The Notch signaling pathway consists of the Notch receptor, Notch ligand (DSL protein), CSL (CBF-1, suppressor of hairless, Lag), DNA-binding protein, other effectors, and Notch regulatory molecules. In 1917, studies discovered the Notch gene in a mutant Drosophila. Mammals have four Notch receptors (Notch1-4) and five Notch ligands (Delta-like 1, 3, and 4, Jagged 1, and Jagged 2). Notch and DSL ligands are transmembrane proteins that mediate communication between neighboring cells. Under physiological conditions, the ligand binds to a Notch receptor that is expressed on neighboring cells in a juxtacrine manner, thereby triggering proteolytic cleavage of the intracellular domain (ICD) of Notch and its translocation into the nucleus to bind to the transcription factor CSL, forming the NICD/CSL transcriptional activation complex, which activates target genes of the bHLH transcription inhibitor family, such as HES, HEY, and HERP.

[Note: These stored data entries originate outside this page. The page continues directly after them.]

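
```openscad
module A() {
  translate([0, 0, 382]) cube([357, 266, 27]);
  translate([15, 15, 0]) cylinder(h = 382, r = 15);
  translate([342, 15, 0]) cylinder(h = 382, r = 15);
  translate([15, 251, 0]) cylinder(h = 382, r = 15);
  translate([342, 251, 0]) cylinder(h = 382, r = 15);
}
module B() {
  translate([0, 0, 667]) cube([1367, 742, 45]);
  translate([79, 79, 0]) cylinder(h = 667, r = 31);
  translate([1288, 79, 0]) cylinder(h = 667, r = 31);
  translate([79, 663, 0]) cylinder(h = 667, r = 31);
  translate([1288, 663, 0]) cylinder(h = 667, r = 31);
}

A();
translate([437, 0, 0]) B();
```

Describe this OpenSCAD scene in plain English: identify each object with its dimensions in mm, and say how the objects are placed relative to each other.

A is a four-legged stool. The seat is a 357×266×27 mm slab whose top surface is at z = 409 mm; four round legs, each 30 mm in diameter, run from the floor (z = 0) to the underside of the seat, each leg's axis is inset half a diameter from the nearest pair of seat edges (so the leg's bounding box is flush with the corner).

B is a table: top 1367 mm (x) × 742 mm (y), 45 mm thick, upper face at z = 712 mm, on four round legs of 62 mm diameter, each leg's bounding box inset 48 mm from the nearest pair of top edges, running from z = 0 to the bottom of the top.

The table is on the floor beside the stool on its +x side.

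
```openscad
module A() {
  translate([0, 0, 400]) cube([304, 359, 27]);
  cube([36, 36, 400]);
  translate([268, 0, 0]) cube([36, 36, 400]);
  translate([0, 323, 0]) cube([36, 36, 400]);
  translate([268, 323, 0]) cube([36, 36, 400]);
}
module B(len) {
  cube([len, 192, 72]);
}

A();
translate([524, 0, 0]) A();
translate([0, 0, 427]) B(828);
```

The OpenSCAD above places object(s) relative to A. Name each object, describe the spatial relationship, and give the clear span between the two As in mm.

Second stool starts at x = 524; first ends at x = 304; clear span = 524 − 304 = 220 mm.

A is a stool. B is a beam. A beam spans the tops of two stools. The clear span between the two stools is 220 mm.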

The Notch pathway regulates cancer cells in many tumors, such as glioblastoma, leukemia, and those of the breast, pancreas, colon, and lung, among others. Different tumors and tumor subtypes express different Notch ligands and receptors. Therefore, Notch is known to function as both an oncogene and a suppressive gene. As an oncogene, Notch is overexpressed in gastric cancer, breast cancer, colon cancer, and pancreatic cancer. In contrast, Notch expression is downregulated in prostate cancer, skin cancer, non-small-cell lung cancer, liver cancer, and some breast cancers. Whether Notch acts as an oncogene or a tumor suppressor gene is determined by the microenvironment. Moreover, post-translational modifications of Notch receptors change their affinity for ligands and their intracellular half-lives.

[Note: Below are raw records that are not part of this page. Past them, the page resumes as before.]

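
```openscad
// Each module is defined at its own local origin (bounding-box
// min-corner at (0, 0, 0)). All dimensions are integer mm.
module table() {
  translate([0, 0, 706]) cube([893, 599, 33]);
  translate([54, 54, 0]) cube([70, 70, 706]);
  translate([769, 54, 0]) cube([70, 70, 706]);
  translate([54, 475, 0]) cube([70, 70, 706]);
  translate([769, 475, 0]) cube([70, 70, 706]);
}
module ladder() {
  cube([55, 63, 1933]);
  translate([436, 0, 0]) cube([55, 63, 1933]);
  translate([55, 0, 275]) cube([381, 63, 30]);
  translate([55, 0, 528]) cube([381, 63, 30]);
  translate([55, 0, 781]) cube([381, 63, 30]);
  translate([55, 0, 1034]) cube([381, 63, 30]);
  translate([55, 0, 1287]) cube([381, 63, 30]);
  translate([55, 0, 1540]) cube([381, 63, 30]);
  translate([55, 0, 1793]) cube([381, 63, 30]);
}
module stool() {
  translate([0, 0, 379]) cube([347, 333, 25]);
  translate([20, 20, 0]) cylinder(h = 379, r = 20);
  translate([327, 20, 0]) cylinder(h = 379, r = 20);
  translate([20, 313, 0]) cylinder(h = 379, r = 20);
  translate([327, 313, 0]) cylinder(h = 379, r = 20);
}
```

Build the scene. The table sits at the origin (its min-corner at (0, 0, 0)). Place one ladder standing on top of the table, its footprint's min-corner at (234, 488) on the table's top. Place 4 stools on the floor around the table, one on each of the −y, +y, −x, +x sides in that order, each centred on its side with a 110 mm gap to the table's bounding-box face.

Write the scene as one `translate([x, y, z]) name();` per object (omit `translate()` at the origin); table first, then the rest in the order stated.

table();
translate([234, 488, 739]) ladder();
translate([273, -443, 0]) stool();
translate([273, 709, 0]) stool();
translate([-457, 133, 0]) stool();
translate([1003, 133, 0]) stool();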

Many studies on the Notch pathway in CSCs have shown that activation of Notch promotes cell survival, self-renewal, and metastasis and inhibits apoptosis. Aberrant Notch signaling (Notch1 and Notch4) promotes self-renewal and metastasis of breast and HCC stem cells. However, microRNA-34a downregulates Notch1. Similarly, abundant Delta-like ligand 4 (DLL4) also promotes tumor angiogenesis and metastasis in gastric CSCs. Delta-like 1 activation of Notch1 signaling requires the assistance of the actin-related protein 2/3 complex to maintain the stem cell phenotype of glioma-initiating cells. Additionally, some intracellular genes also regulate the Notch signaling pathway. For example, MAP17 (DD96, PDZKIP1), a nonglycosylated membrane-associated protein, is located on the plasma membrane and the Golgi apparatus. MAP17 interacts with NUMB through the PDZ-binding domain to activate the Notch pathway in cervical CSCs. Inducible nitric oxide synthase promotes the self-renewal capacity of CD24+CD133+ liver CSCs through TACE/ADAM17 activation to regulate Notch1 signaling. Moreover, tumor necrosis factor-alpha (TNFalpha) enhances the CSC-like phenotype by activating Notch1 signaling in oral SCC cells. Overexpression of PER3 decreases the expression of Notch1 and Jagged 1 in colorectal CSCs. In addition, KLF4 and BMP4 also increase Notch1 and Jagged 1 in breast CSCs to regulate cell migration and invasion. BRCA1 is a key regulator of breast cancer cell differentiation; however, it is localized to a conserved intronic enhancer region within the Notch ligand Jagged 1 gene to maintain the stemness of breast CSCs. Similarly, increased Gli3 also promotes cell proliferation and invasion in oral SCC by increasing Notch2. Hypoxia/hypoxia-inducible factor (HIF)-induced migration and invasion is a well-known phenomenon that has been reported in numerous CSCs. Notch1 can induce the migration and invasion of ovarian CSCs in the absence of hypoxia. Hypoxia-induced Jagged 2 activation enhances cell invasion of breast CSCs and lung CSCs. Moreover, HIF-1alpha/2alpha regulates self-renewal and maintenance of glioblastoma stem cells. In addition, increased miR-200b-3p decreases Notch signaling to promote pancreatic CSCs to become asymmetric. MiR-26a directly targets Jagged 1 to inhibit osteosarcoma CSC proliferation. These studies indicate that Notch plays an important role in regulating the self-renewal, growth, and metastasis of CSCs.